Hace unos días me ha escrito Manel (pongamos que se llama así) un largo wasap para decirme que ha estado un poco desvinculado de la fe pero que si le puedo recomendar alguna lectura sencilla y sólida a la vez para estos días del nuevo año en el que se ha propuesto volver...
Le he pedido dos días para pensarlo. Considerando su edad, su situación y sus ganas me animé a recomendarle este documento del Papa sobre la santidad. Tal vez si caemos en la cuenta de la aventura tan grande a la que estamos llamados nuestra vida sea de otro color. Dejo aquí el enlace al texto. Y debajo una reseña hecha por un gran sacerdote y periodista sobre este texto. Creo que hace bien; no solo a Manel.
La santidad echa el ancla entre ollas y estufas. Con Gaudete et Exsultate, del Papa Francisco, todos estamos llamados a cocinar extraordinariamente bien nuestro huevo frito, que se convierte así en verdadera metáfora de la santidad.
Con Gaudete et Exsultate, la Iglesia del hospital de campaña se convierte en la cocina de MasterChef. Todos estamos llamados a ser cocineros de cinco estrellas. Todos estamos llamados a cocinar extraordinariamente bien nuestro huevo en su punto, el más difícil de los platos fáciles, el que revela si realmente tiene madera de chef o simplemente es un aficionado.
El huevo frito es la verdadera metáfora de la santidad. “Una mujer va al mercado a hacer la compra, se encuentra con una vecina y comienza a hablar, y vienen las críticas.

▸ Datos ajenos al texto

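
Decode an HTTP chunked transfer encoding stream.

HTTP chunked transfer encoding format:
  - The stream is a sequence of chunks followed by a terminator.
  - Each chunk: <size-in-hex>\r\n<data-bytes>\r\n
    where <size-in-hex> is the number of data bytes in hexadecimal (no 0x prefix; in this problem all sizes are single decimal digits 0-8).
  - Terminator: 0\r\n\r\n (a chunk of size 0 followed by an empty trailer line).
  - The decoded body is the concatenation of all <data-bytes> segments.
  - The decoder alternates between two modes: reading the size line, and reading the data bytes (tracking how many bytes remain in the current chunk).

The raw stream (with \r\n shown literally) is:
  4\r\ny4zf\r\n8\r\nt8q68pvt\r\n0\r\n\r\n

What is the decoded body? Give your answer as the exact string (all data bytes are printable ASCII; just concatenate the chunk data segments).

Chunk 1: stream[0..1]='4' size=0x4=4, data at stream[3..7]='y4zf' -> body[0..4], body so far='y4zf'
Chunk 2: stream[9..10]='8' size=0x8=8, data at stream[12..20]='t8q68pvt' -> body[4..12], body so far='y4zft8q68pvt'
Chunk 3: stream[22..23]='0' size=0 (terminator). Final body='y4zft8q68pvt' (12 bytes)

Answer: y4zft8q68pvt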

Pero esta mujer dice en su interior: ‘No, no hablaré mal de nadie’. Este es un paso hacia la santidad. Luego, en casa, su hijo le pide conversar sobre sus fantasías y, aunque esté cansada, se sienta a su lado y escucha con paciencia y afecto. Esa es otra ofrenda que santifica” (Gaudete et Exsultate, n. 16).
Lo habían dicho muchos santos, lo había proclamado un concilio, ahora Francisco le pone el sello definitivo: la santidad sale de la sacristía y echa el ancla entre ollas y estufas. La santidad, como cocinar bien, es una experiencia simple y profunda, en la que las cosas pequeñas se tratan con cuidado, no por dinero, sino por amor. Hubo un tiempo en el que los eruditos eran los filósofos, hoy son los cocineros: por eso vemos numerosos personajes de televisión que ya no están detrás de los escritorios, sino en la cocina.
Hace tiempo, uno de ellos, no recuerdo quién, dijo en la televisión que aquellos que cocinan bien devuelven a la gente el tiempo perdido, el que se ha desperdiciado durante el día. Muy distinto de Marcel Proust. Quien cocina no hace nada por sí mismo: necesita la tienda, a quien cultiva, al que elabora la receta, a quien prepara la mesa y luego sirve.
Como Jesús testimonia al Padre al hacer todo lo que el Padre quiere, así también el cocinero crea un plato que da testimonio del trabajo de muchos. El santo sabe que no es bueno él, sino que es testigo de la bondad de Dios en su vida. Y es algo que hace con las manos, con los ojos y con la boca. Con la boca, sí, hecha para “ad-orar” a Dios. Lo que quiere decir “llevar a Dios en la boca”.